Results: Compared to controls, treatment slowed the wound healing rate (17.17 ± 4.27 vs. 18.56 ± 6.3 mm²/day), delayed the temporal decline of polymorphonucleated cells in wound beds and operational taxonomic units (OTU) in wound dressings and lowered alpha-diversity indices for microbiota in primary wound dressing. Relative abundances of OTUs were in line with those previously reported for equine wounds. Clinical outcomes 42 days post wounding were considered similar irrespective of PG gel exposure.

Discussion: Results highlight the potential for vehicle exposure to alter relevant wound outcome measures, imposing the need for stringent experimental control measures. Primary wound dressings may represent an alternate sample source for characterization of the wound microbiome alleviating the need for additional interventions. Further studies are warranted to contrast the microbiome in wound dressings against that present on wound surfaces to conclude on the validity of this approach.
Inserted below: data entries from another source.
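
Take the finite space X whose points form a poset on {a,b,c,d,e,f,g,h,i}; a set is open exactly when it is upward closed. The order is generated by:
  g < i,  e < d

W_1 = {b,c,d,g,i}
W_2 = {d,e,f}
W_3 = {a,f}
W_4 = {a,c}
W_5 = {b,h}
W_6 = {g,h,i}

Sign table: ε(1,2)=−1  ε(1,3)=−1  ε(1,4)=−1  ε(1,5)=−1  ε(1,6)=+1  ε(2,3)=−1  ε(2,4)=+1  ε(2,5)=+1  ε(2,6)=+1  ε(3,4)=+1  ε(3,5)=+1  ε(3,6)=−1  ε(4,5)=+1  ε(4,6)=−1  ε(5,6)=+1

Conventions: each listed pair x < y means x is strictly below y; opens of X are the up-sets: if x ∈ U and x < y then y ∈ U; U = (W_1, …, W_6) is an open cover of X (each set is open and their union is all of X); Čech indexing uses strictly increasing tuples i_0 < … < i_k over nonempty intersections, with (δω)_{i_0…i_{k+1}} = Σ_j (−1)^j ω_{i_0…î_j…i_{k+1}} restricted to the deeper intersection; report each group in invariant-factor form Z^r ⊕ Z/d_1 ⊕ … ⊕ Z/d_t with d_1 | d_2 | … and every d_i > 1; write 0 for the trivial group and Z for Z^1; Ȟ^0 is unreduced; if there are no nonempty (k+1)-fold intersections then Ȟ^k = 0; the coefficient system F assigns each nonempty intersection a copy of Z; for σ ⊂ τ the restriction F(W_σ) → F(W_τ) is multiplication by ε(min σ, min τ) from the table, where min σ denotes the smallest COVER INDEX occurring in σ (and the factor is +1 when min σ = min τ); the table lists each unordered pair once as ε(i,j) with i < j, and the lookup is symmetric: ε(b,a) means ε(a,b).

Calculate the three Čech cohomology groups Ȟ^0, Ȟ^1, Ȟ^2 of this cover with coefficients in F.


Ȟ^0(U;F) ≅ 0,  Ȟ^1(U;F) ≅ Z ⊕ Z/2,  Ȟ^2(U;F) ≅ 0

nonempty overlaps:
  W12={d} W14={c} W15={b} W16={g,i} W23={f} W34={a} W56={h}
C dims 6,7; δ0: rk 6, SNF 1^5·2
degree 0: 6−6−0 = 0 → Ȟ^0 ≅ 0
degree 1: 7−0−6 = 1 plus torsion [2] → Ȟ^1 ≅ Z ⊕ Z/2
degree 2: 0−0−0 = 0 → Ȟ^2 ≅ 0


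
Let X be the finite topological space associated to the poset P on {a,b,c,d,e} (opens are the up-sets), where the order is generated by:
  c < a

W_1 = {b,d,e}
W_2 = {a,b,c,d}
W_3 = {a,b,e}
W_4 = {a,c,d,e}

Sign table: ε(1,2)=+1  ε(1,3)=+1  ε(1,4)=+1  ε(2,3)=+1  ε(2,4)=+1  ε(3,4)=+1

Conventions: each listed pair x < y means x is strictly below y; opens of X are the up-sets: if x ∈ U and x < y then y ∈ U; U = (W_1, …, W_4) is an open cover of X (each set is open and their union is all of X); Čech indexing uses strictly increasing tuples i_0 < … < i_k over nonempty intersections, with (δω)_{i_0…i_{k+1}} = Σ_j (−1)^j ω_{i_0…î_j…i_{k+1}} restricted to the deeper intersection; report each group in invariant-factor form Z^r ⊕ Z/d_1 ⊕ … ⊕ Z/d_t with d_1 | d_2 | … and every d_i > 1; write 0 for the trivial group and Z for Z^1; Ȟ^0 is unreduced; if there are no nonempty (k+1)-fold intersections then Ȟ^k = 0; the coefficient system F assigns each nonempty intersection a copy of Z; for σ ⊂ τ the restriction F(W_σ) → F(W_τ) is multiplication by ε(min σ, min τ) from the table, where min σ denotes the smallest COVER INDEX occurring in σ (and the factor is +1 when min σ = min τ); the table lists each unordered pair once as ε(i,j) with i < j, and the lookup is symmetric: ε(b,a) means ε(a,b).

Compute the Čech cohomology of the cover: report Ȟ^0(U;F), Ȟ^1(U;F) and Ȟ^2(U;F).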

Keywords: 16S-rRNA gene sequencing; NGS; healing; horse; microbiome; wound model.

Grants and funding

The author(s) declare financial support was received for the research, authorship, and/or publication of this article. This study was funded by QBiotics Group Ltd., to explore the therapeutic effects of a potential drug candidate. Treatment data specific to the drug candidate is not included in this manuscript.